Discussion in 'Sports and News' started by Evil ... Thy name is Orville Redenbacher!!, Jun 4, 2009.

  1. 1954 Indians and 1972 A's were both very solid and should be in the discussion but as mentioned by others - some teams had a great core of starters for a season or two - the Braves trio was the greatest over an extended period of time.

    Best ever.
     
  2. BYH

    BYH Active Member

    Blew ninth-inning leads in Games Three and Six. The Game Six loss was particularly brutal (well, not for me, I was a Mets fan), since Scuffballer Scott was going in Game Seven and was completely in the Mets' heads. No way the Astros lose that one at home. No way.
     
  3. fishwrapper

    fishwrapper Active Member

    Koufax, Drysdale (and Podres, Osteen, Sutton, Perranoski, Regan)'s three rings (four appearances) with fewer runs disagrees.
    In 1965, they had no player with more than 12 HRs (Lefebvre and Johnson) and no one with more than 70 RBI (Fairly). Nobody hit higher than .286 (Wills) with a team BA of .245. That's sucky by any standard.
     
  4. 2underpar

    2underpar Active Member

    if the umps hadn't consistently given glavine and maddux a strike zone five inches off the plate, they would have been mediocre at best.
    I grudglingly give them their due, however. Bobby Cox's inability to manage in a short series probably kept the braves from winning three or world series.
    With those guys on the hill, why cox managed like he needed three three-run homers is a great mystery to me.
     
  5. Baron Scicluna

    Baron Scicluna Well-Known Member

    Entirely different era, of course, but the New York Giants had the three-man rotation of Mathewson, McGinnity and Dummy Taylor.

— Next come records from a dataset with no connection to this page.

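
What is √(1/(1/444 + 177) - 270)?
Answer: I*√1667547455154/78589 ≈ 16.432*I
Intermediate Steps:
√(1/(1/444 + 177) - 270) = √(1/(78589/444) - 270) = √(444/78589 - 270) = √(-21218586/78589) = I*√1667547455154/78589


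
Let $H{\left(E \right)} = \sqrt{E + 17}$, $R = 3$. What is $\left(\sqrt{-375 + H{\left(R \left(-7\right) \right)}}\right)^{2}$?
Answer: $-375 + 2 i \approx -375.0 + 2.0 i$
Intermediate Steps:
$H{\left(E \right)} = \sqrt{17 + E}$
$\left(\sqrt{-375 + H{\left(R \left(-7\right) \right)}}\right)^{2} = \left(\sqrt{-375 + \sqrt{17 + 3 \left(-7\right)}}\right)^{2} = \left(\sqrt{-375 + \sqrt{17 - 21}}\right)^{2} = \left(\sqrt{-375 + \sqrt{-4}}\right)^{2} = \left(\sqrt{-375 + 2 i}\right)^{2} = -375 + 2 i$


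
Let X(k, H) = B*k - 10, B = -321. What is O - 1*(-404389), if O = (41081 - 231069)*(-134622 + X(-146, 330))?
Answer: 16674891197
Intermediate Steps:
X(k, H) = -10 - 321*k (X(k, H) = -321*k - 10 = -10 - 321*k)
O = 16674486808 (O = (41081 - 231069)*(-134622 + (-10 - 321*(-146))) = -189988*(-134622 + (-10 + 46866)) = -189988*(-134622 + 46856) = -189988*(-87766) = 16674486808)
O - 1*(-404389) = 16674486808 - 1*(-404389) = 16674486808 + 404389 = 16674891197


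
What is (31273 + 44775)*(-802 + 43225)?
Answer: 3226184304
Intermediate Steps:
(31273 + 44775)*(-802 + 43225) = 76048*42423 = 3226184304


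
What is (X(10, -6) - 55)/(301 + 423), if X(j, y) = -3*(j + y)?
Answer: -67/724 ≈ -0.092541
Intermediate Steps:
X(j, y) = -3*j - 3*y
(X(10, -6) - 55)/(301 + 423) = ((-3*10 - 3*(-6)) - 55)/(301 + 423) = ((-30 + 18) - 55)/724 = (-12 - 55)*(1/724) = -67*1/724 = -67/724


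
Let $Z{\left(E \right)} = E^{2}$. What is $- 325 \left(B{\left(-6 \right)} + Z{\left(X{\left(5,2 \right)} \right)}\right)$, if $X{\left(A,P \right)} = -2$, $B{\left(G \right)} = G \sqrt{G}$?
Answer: $-1300 + 1950 i \sqrt{6} \approx -1300.0 + 4776.5 i$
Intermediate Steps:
$B{\left(G \right)} = G^{\frac{3}{2}}$
$- 325 \left(B{\left(-6 \right)} + Z{\left(X{\left(5,2 \right)} \right)}\right) = - 325 \left(\left(-6\right)^{\frac{3}{2}} + \left(-2\right)^{2}\right) = - 325 \left(- 6 i \sqrt{6} + 4\right) = - 325 \left(4 - 6 i \sqrt{6}\right) = -1300 + 1950 i \sqrt{6}$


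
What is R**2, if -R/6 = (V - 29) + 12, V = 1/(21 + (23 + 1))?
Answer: 2334784/225 ≈ 10377.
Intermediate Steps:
V = 1/45 (V = 1/(21 + 24) = 1/45 ≈ 0.022222)
R = 1528/15 (R = -6*((1/45 - 29) + 12) = -6*(-1304/45 + 12) = -6*(-764/45) = 1528/15 ≈ 101.87)
R**2 = (1528/15)**2 = 2334784/225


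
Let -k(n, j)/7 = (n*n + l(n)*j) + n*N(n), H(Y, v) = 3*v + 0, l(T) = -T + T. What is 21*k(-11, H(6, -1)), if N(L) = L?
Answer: -35574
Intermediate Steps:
l(T) = 0
H(Y, v) = 3*v
k(n, j) = -14*n² (k(n, j) = -7*((n*n + 0*j) + n*n) = -7*((n² + 0) + n²) = -7*(n² + n²) = -14*n²)
21*k(-11, H(6, -1)) = 21*(-14*(-11)²) = 21*(-14*121) = 21*(-1694) = -35574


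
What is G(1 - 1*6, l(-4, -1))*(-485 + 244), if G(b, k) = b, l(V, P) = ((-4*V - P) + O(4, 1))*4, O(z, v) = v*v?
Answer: 1205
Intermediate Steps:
O(z, v) = v**2
l(V, P) = 4 - 16*V - 4*P (l(V, P) = ((-4*V - P) + 1**2)*4 = ((-P - 4*V) + 1)*4 = (1 - P - 4*V)*4 = 4 - 16*V - 4*P)
G(1 - 1*6, l(-4, -1))*(-485 + 244) = (1 - 1*6)*(-485 + 244) = (1 - 6)*(-241) = -5*(-241) = 1205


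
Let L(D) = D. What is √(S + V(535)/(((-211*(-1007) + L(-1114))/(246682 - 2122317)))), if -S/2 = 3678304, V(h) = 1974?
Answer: 7*I*√6723143178349478/211363 ≈ 2715.5*I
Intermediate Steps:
S = -7356608 (S = -2*3678304 = -7356608)
√(S + V(535)/(((-211*(-1007) + L(-1114))/(246682 - 2122317)))) = √(-7356608 + 1974/(((-211*(-1007) - 1114)/(246682 - 2122317)))) = √(-7356608 + 1974/(((212477 - 1114)/(-1875635)))) = √(-7356608 + 1974/((211363*(-1/1875635)))) = √(-7356608 + 1974/(-211363/1875635)) = √(-7356608 + 1974*(-1875635/211363)) = √(-7356608 - 3702503490/211363) = √(-1558617240194/211363) = 7*I*√6723143178349478/211363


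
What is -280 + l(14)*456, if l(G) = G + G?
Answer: 12488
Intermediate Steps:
l(G) = 2*G
-280 + l(14)*456 = -280 + (2*14)*456 = -280 + 28*456 = -280 + 12768 = 12488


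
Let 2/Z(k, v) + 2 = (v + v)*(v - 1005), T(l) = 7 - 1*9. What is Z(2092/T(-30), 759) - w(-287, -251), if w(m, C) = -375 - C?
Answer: 23152659/186715 ≈ 124.00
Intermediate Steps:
T(l) = -2 (T(l) = 7 - 9 = -2)
Z(k, v) = 2/(-2 + 2*v*(-1005 + v)) (Z(k, v) = 2/(-2 + (v + v)*(v - 1005)) = 2/(-2 + (2*v)*(-1005 + v)) = 2/(-2 + 2*v*(-1005 + v)))
Z(2092/T(-30), 759) - w(-287, -251) = 1/(-1 + 759² - 1005*759) - (-375 - 1*(-251)) = 1/(-1 + 576081 - 762795) - (-375 + 251) = 1/(-186715) - 1*(-124) = -1/186715 + 124 = 23152659/186715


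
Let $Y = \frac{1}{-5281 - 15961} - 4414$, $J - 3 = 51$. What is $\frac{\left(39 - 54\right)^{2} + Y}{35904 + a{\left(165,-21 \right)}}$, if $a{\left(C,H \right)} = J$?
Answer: $- \frac{29660913}{254606612} \approx -0.1165$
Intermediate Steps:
$J = 54$ ($J = 3 + 51 = 54$)
$a{\left(C,H \right)} = 54$
$Y = - \frac{93762189}{21242}$ ($Y = \frac{1}{-21242} - 4414 = - \frac{1}{21242} - 4414 = - \frac{93762189}{21242} \approx -4414.0$)
$\frac{\left(39 - 54\right)^{2} + Y}{35904 + a{\left(165,-21 \right)}} = \frac{\left(39 - 54\right)^{2} - \frac{93762189}{21242}}{35904 + 54} = \frac{\left(-15\right)^{2} - \frac{93762189}{21242}}{35958} = \left(225 - \frac{93762189}{21242}\right) \frac{1}{35958} = \left(- \frac{88982739}{21242}\right) \frac{1}{35958} = - \frac{29660913}{254606612}$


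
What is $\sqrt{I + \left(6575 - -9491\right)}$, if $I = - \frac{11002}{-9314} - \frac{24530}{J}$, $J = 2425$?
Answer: $\frac{\sqrt{81914755496050885}}{2258645} \approx 126.72$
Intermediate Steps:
$I = - \frac{20179257}{2258645}$ ($I = - \frac{11002}{-9314} - \frac{24530}{2425} = \left(-11002\right) \left(- \frac{1}{9314}\right) - \frac{4906}{485} = \frac{5501}{4657} - \frac{4906}{485} = - \frac{20179257}{2258645} \approx -8.9342$)
$\sqrt{I + \left(6575 - -9491\right)} = \sqrt{- \frac{20179257}{2258645} + \left(6575 - -9491\right)} = \sqrt{- \frac{20179257}{2258645} + \left(6575 + 9491\right)} = \sqrt{- \frac{20179257}{2258645} + 16066} = \sqrt{\frac{36267211313}{2258645}} = \frac{\sqrt{81914755496050885}}{2258645}$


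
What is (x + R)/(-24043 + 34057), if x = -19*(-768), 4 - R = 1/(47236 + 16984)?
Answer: 937355119/643099080 ≈ 1.4576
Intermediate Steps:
R = 256879/64220 (R = 4 - 1/(47236 + 16984) = 4 - 1/64220 = 256879/64220 ≈ 4.0000)
x = 14592
(x + R)/(-24043 + 34057) = (14592 + 256879/64220)/(-24043 + 34057) = (937355119/64220)/10014 = (937355119/64220)*(1/10014) = 937355119/643099080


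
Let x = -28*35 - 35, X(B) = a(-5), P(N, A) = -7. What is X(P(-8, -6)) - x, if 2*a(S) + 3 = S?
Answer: 1011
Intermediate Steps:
a(S) = -3/2 + S/2
X(B) = -4 (X(B) = -3/2 + (½)*(-5) = -3/2 - 5/2 = -4)
x = -1015 (x = -980 - 35 = -1015)
X(P(-8, -6)) - x = -4 - 1*(-1015) = -4 + 1015 = 1011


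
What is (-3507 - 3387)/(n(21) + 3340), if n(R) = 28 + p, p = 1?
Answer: -2298/1123 ≈ -2.0463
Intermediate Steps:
n(R) = 29 (n(R) = 28 + 1 = 29)
(-3507 - 3387)/(n(21) + 3340) = (-3507 - 3387)/(29 + 3340) = -6894/3369 = -6894*1/3369 = -2298/1123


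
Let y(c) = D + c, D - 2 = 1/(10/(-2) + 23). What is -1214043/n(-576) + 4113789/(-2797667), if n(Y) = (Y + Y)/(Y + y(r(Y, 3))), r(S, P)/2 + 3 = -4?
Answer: -11981706068768909/19337474304 ≈ -6.1961e+5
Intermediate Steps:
r(S, P) = -14 (r(S, P) = -6 + 2*(-4) = -6 - 8 = -14)
D = 37/18 (D = 2 + 1/(10/(-2) + 23) = 2 + 1/(10*(-½) + 23) = 2 + 1/(-5 + 23) = 2 + 1/18 = 37/18 ≈ 2.0556)
y(c) = 37/18 + c
n(Y) = 2*Y/(-215/18 + Y) (n(Y) = (Y + Y)/(Y + (37/18 - 14)) = (2*Y)/(Y - 215/18) = (2*Y)/(-215/18 + Y) = 2*Y/(-215/18 + Y))
-1214043/n(-576) + 4113789/(-2797667) = -1214043/(36*(-576)/(-215 + 18*(-576))) + 4113789/(-2797667) = -1214043/(36*(-576)/(-215 - 10368)) + 4113789*(-1/2797667) = -1214043/(36*(-576)/(-10583)) - 4113789/2797667 = -1214043/(36*(-576)*(-1/10583)) - 4113789/2797667 = -1214043/20736/10583 - 4113789/2797667 = -1214043*10583/20736 - 4113789/2797667 = -4282739023/6912 - 4113789/2797667 = -11981706068768909/19337474304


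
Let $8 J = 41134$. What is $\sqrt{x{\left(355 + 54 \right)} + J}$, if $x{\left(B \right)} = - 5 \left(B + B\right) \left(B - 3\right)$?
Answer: $\frac{i \sqrt{6621593}}{2} \approx 1286.6 i$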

    Two Hall of Famers, plus Taylor, who was 86-58 from 1903-1908.

    EDIT: And Hooks Wiltse was their fourth starter. He was 100-62 from 1904 to 1909.
     
  6. fishwrapper

    fishwrapper Active Member

    Just don't get names like "Hooks" and "Dummy" anymore.
     
  7. cyclingwriter

    cyclingwriter Active Member

    A lot of great staffs on here, and I'll throw out one more of Ed Cicotte, Red Faber, Dickie Kerr and Lefty Williams. All won 20 games for the 1920 White Sox...somewhat easier to do than the 70 orioles, but still impressive considering all the bad blood on that team.

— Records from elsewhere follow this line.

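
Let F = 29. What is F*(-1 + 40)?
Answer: 1131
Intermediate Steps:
F*(-1 + 40) = 29*(-1 + 40) = 29*39 = 1131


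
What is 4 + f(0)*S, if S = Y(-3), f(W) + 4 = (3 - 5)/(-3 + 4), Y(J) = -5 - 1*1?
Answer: 40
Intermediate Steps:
Y(J) = -6 (Y(J) = -5 - 1 = -6)
f(W) = -6 (f(W) = -4 + (3 - 5)/(-3 + 4) = -4 - 2/1 = -4 - 2*1 = -4 - 2 = -6)
S = -6
4 + f(0)*S = 4 - 6*(-6) = 4 + 36 = 40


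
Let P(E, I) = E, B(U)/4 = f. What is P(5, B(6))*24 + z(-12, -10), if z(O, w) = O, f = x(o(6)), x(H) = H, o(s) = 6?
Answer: 108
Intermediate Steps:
f = 6
B(U) = 24 (B(U) = 4*6 = 24)
P(5, B(6))*24 + z(-12, -10) = 5*24 - 12 = 120 - 12 = 108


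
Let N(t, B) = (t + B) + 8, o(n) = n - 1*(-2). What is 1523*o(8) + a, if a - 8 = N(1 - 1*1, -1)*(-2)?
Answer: 15224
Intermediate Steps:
o(n) = 2 + n (o(n) = n + 2 = 2 + n)
N(t, B) = 8 + B + t (N(t, B) = (B + t) + 8 = 8 + B + t)
a = -6 (a = 8 + (8 - 1 + (1 - 1*1))*(-2) = 8 + (8 - 1 + (1 - 1))*(-2) = 8 + (8 - 1 + 0)*(-2) = 8 + 7*(-2) = 8 - 14 = -6)
1523*o(8) + a = 1523*(2 + 8) - 6 = 1523*10 - 6 = 15230 - 6 = 15224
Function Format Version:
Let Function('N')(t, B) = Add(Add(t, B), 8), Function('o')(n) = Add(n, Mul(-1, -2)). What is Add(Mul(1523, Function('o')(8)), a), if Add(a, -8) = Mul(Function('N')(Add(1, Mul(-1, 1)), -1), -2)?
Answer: 15224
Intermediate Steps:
Function('o')(n) = Add(2, n) (Function('o')(n) = Add(n, 2) = Add(2, n))
Function('N')(t, B) = Add(8, B, t) (Function('N')(t, B) = Add(Add(B, t), 8) = Add(8, B, t))
a = -6 (a = Add(8, Mul(Add(8, -1, Add(1, Mul(-1, 1))), -2)) = Add(8, Mul(Add(8, -1, Add(1, -1)), -2)) = Add(8, Mul(Add(8, -1, 0), -2)) = Add(8, Mul(7, -2)) = Add(8, -14) = -6)
Add(Mul(1523, Function('o')(8)), a) = Add(Mul(1523, Add(2, 8)), -6) = Add(Mul(1523, 10), -6) = Add(15230, -6) = 15224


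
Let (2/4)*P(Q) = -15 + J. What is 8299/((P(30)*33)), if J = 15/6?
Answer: -8299/825 ≈ -10.059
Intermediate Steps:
J = 5/2 (J = 15*(⅙) = 5/2 ≈ 2.5000)
P(Q) = -25 (P(Q) = 2*(-15 + 5/2) = 2*(-25/2) = -25)
8299/((P(30)*33)) = 8299/((-25*33)) = 8299/(-825) = 8299*(-1/825) = -8299/825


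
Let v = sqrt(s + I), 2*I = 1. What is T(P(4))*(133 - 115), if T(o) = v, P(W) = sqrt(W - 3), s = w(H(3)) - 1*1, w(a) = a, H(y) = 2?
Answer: 9*sqrt(6) ≈ 22.045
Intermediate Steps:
I = 1/2 (I = (1/2)*1 = 1/2 ≈ 0.50000)
s = 1 (s = 2 - 1*1 = 2 - 1 = 1)
P(W) = sqrt(-3 + W)
v = sqrt(6)/2 (v = sqrt(1 + 1/2) = sqrt(3/2) = sqrt(6)/2 ≈ 1.2247)
T(o) = sqrt(6)/2
T(P(4))*(133 - 115) = (sqrt(6)/2)*(133 - 115) = (sqrt(6)/2)*18 = 9*sqrt(6)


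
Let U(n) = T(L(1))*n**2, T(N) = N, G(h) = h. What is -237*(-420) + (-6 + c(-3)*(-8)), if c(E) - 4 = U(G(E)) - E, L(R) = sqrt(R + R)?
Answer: 99478 - 72*sqrt(2) ≈ 99376.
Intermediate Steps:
L(R) = sqrt(2)*sqrt(R) (L(R) = sqrt(2*R) = sqrt(2)*sqrt(R))
U(n) = sqrt(2)*n**2 (U(n) = (sqrt(2)*sqrt(1))*n**2 = (sqrt(2)*1)*n**2 = sqrt(2)*n**2)
c(E) = 4 - E + sqrt(2)*E**2 (c(E) = 4 + (sqrt(2)*E**2 - E) = 4 + (-E + sqrt(2)*E**2) = 4 - E + sqrt(2)*E**2)
-237*(-420) + (-6 + c(-3)*(-8)) = -237*(-420) + (-6 + (4 - 1*(-3) + sqrt(2)*(-3)**2)*(-8)) = 99540 + (-6 + (4 + 3 + sqrt(2)*9)*(-8)) = 99540 + (-6 + (4 + 3 + 9*sqrt(2))*(-8)) = 99540 + (-6 + (7 + 9*sqrt(2))*(-8)) = 99540 + (-6 + (-56 - 72*sqrt(2))) = 99540 + (-62 - 72*sqrt(2)) = 99478 - 72*sqrt(2)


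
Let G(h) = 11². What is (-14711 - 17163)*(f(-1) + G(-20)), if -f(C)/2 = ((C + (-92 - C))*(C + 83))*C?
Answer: 477058158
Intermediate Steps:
f(C) = -2*C*(-7636 - 92*C) (f(C) = -2*(C + (-92 - C))*(C + 83)*C = -2*(-92*(83 + C))*C = -2*(-7636 - 92*C)*C = -2*C*(-7636 - 92*C))
G(h) = 121
(-14711 - 17163)*(f(-1) + G(-20)) = (-14711 - 17163)*(184*(-1)*(83 - 1) + 121) = -31874*(184*(-1)*82 + 121) = -31874*(-15088 + 121) = -31874*(-14967) = 477058158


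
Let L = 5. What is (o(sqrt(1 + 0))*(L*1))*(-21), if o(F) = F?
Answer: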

    And just to be a fool...the 1886 New York Giants had Tim Keefe and Mickey Welch, both Hall of Famers, started 123 of 124 games...so basically they were the entire staff.
     
  8. Simon_Cowbell

    Simon_Cowbell Active Member

    One season... fine. You can have them.

    More than one? Nope.
     
  9. topsheep

    topsheep Member

    Because the Dodgers wanted it more? :D

    Out of all my favorite Dodgers staffs, '78 is one of them.

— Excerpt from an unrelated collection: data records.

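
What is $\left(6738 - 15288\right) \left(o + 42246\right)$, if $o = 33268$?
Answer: $-645644700$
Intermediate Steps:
$\left(6738 - 15288\right) \left(o + 42246\right) = \left(6738 - 15288\right) \left(33268 + 42246\right) = \left(-8550\right) 75514 = -645644700$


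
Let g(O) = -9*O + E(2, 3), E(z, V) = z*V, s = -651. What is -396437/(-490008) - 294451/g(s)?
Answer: -927831651/18783640 ≈ -49.396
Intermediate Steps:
E(z, V) = V*z
g(O) = 6 - 9*O (g(O) = -9*O + 3*2 = -9*O + 6 = 6 - 9*O)
-396437/(-490008) - 294451/g(s) = -396437/(-490008) - 294451/(6 - 9*(-651)) = -396437*(-1/490008) - 294451/(6 + 5859) = 396437/490008 - 294451/5865 = -927831651/18783640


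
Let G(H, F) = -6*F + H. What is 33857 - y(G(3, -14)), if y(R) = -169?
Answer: 34026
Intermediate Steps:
G(H, F) = H - 6*F
33857 - y(G(3, -14)) = 33857 - 1*(-169) = 33857 + 169 = 34026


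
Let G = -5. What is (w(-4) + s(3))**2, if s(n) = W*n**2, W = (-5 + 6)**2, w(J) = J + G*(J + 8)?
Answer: 225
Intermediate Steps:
w(J) = -40 - 4*J (w(J) = J - 5*(J + 8) = J - 5*(8 + J) = J + (-40 - 5*J) = -40 - 4*J)
W = 1 (W = 1**2 = 1)
s(n) = n**2 (s(n) = 1*n**2 = n**2)
(w(-4) + s(3))**2 = ((-40 - 4*(-4)) + 3**2)**2 = ((-40 + 16) + 9)**2 = (-24 + 9)**2 = (-15)**2 = 225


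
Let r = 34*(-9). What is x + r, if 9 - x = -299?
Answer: 2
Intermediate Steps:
r = -306
x = 308 (x = 9 - 1*(-299) = 9 + 299 = 308)
x + r = 308 - 306 = 2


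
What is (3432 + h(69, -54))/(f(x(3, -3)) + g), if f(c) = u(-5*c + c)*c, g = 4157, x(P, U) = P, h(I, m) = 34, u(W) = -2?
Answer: 3466/4151 ≈ 0.83498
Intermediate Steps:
f(c) = -2*c
(3432 + h(69, -54))/(f(x(3, -3)) + g) = (3432 + 34)/(-2*3 + 4157) = 3466/(-6 + 4157) = 3466/4151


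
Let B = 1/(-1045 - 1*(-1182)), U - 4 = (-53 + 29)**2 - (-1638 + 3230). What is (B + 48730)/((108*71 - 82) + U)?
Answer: 351369/47402 ≈ 7.4125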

    http://www.baseball-reference.com/teams/LAD/1978.shtml
     
  10. Batman

    Batman Well-Known Member

    Yeah, but you could beat at least two of those guys if you waved a wad of cash in their face. That's gotta knock them down a peg.
     
  11. chilidog75

    chilidog75 Member

    How many starting rotations have had three Hall of Famers in their primes --- and for an extended period of time?
    Has there ever been one before? Also, three guys who have won Cy Youngs on the same staff? I imagine that has happened too many times either.
     
  12. three_bags_full

    three_bags_full Well-Known Member

    Best starting three I've ever seen.